We chose to work with the DBF files since ogr2ogr seems to handle them quite well and it will handle importing into your database automatically. If you wish to do this yourself you’ll need to make sure GDAL is compiled with the FileGDB extension. To do this, first build the FileGDB extension and then simply provide the path to it when configuring GDAL:

./configure --with-fgdb=/path/to/FileGDB_API-64

We were unable to import years 1984 and 2014 using the DBF format due to encoding issues that GDAL couldn’t handle. For 2014 we were unable to parse the SAS files with either of the available R or Python packages. Ultimately the only tool we could read these files with was SAS Universal Viewer, which although it’s proprietary and Windows only is free to use.
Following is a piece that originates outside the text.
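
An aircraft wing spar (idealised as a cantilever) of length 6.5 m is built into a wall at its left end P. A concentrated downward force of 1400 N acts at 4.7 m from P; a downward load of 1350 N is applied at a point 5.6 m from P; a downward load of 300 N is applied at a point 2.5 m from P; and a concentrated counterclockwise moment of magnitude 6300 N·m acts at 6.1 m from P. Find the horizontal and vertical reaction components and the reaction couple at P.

P_x = 0, P_y = 3050 N, M_P = 8590 N·m

ΣF_x = 0: P_x = 0.
ΣF_y = 0: P_y − 1400 − 1350 − 300 = 0 → P_y = 3050 N.
ΣM about P: M_P − 1400·4.7 − 1350·5.6 − 300·2.5 + 6300 = 0 → M_P = 8590 N·m.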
If you don’t want to go through the trouble of importing all of this data yourself we’re providing our imported data set. A few things to note before using our data set. We’re currently only providing the ACCIDENT and PERSON tables as we don’t have much use for the VEHICLES table. We’ve also merged all years into a single table. The field provided by FARS for joining between their tables is st_case, which is unique only to each year. We’ve added a year field to the PERSON, so to join the two tables you’ll need to use both st_case and year. Lastly, FARS has added and removed columns over the years , so be aware that some columns will not contain data for all years.

We’re providing two versions of the data set, all accidents and bicycle involved accidents. You can download the bicycle only data set here. The full data set is located here.